Local Heroes Farm/Farmer: Teddy Moynihan of Plowshare Farms
Teddy Moynihan, 32, is part of a new generation of farmers—farmers who grew up during the peak of crop commodification. “I don’t think it’s a coincidence that what followed was this interest in trying to get back to local farms and local food systems,” he says.
Rebelling against the monoculture era, Moynihan and his wife, Faith Brutus Moynihan (who teaches high-school math), grow a staggering diversity of crops on eight acres in northern Montgomery County. In the spring, they’re harvesting frilly mustard greens, mizuna greens and spotted heads of castelfranco radicchio. Come fall, they’re curing giant speckled hound pumpkins and shelling spotted calypso beans.

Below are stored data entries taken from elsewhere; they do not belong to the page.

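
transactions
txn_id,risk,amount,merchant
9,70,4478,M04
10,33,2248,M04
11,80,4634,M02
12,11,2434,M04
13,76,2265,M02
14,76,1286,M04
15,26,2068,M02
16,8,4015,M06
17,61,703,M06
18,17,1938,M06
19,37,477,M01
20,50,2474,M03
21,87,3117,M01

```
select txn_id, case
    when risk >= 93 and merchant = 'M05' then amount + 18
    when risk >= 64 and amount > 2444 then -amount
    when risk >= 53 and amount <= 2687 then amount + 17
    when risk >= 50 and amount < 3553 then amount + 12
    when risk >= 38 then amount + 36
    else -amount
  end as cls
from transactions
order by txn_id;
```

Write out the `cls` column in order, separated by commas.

txn_id=9: risk >= 64 and amount > 2444 → -4478
txn_id=10: ELSE → -2248
txn_id=11: risk >= 64 and amount > 2444 → -4634
txn_id=12: ELSE → -2434
txn_id=13: risk >= 53 and amount <= 2687 → 2282
txn_id=14: risk >= 53 and amount <= 2687 → 1303
txn_id=15: ELSE → -2068
txn_id=16: ELSE → -4015
txn_id=17: risk >= 53 and amount <= 2687 → 720
txn_id=18: ELSE → -1938
txn_id=19: ELSE → -477
txn_id=20: risk >= 50 and amount < 3553 → 2486
txn_id=21: risk >= 64 and amount > 2444 → -3117

-4478, -2248, -4634, -2434, 2282, 1303, -2068, -4015, 720, -1938, -477, 2486, -3117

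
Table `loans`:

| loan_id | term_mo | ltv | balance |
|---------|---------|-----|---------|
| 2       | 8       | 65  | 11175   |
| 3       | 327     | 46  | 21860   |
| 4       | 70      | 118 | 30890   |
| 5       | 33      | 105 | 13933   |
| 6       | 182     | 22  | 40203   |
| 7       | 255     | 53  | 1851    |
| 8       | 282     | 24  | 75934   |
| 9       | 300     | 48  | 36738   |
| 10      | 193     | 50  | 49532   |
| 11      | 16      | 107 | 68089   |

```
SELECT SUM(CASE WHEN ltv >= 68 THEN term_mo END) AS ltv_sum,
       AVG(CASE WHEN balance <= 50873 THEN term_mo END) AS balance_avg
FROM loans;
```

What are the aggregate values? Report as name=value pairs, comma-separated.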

Plowshare’s produce has caught the eye of chefs at restaurants like Fork, Nomad Pizza and a.kitchen. “The chefs there recognize a kindred passion for flavor and for how interesting and exciting a vegetable can be,” Moynihan says. Cooks and servers from those restaurants occasionally come out for work days on the farm. “They want to see where their food comes from,” Moynihan says, “and be in community with people who care as deeply about food as they do.” Chefs like Alex Garfinkel of Balboa Catering collaborate with Plowshare to host farm dinners where people enjoy a meal in the very field where the ingredients were grown.
This season, Plowshare will have a stand at the Saturday market in Rittenhouse Square and distribute produce through their CSA to members in Philadelphia and Bucks County (they plan to sell 25 shares this year). Those boxes won’t just be packed with fresh vegetables—Moynihan makes a point to grow storage crops and staples like dry beans and corn that can be ground for polenta. “I realize that so many people want to eat local,” he says. “And the bulk of our calories come from grains, staples and meat.” He raises a small flock of sheep to supply members and restaurants with local meat.
While raising all that nourishing food, Plowshare Farms also prioritizes good land stewardship. The Tinicum Conservancy protects the land Moynihan cultivates, and he makes long-term improvements as he raises vegetables and meat, like planting trees to serve as a windbreak. “People who get into this kind of farming are looking not just 30 years down the road, but 100 years down the road,” Moynihan says. “The biggest investments we make are in the soil.” That includes planting cover crops like buckwheat, daikon radish and clover, as well as composting manure from their own sheep in the fields. “We want it to continue to produce really good stuff for us, but also for generations into the future.”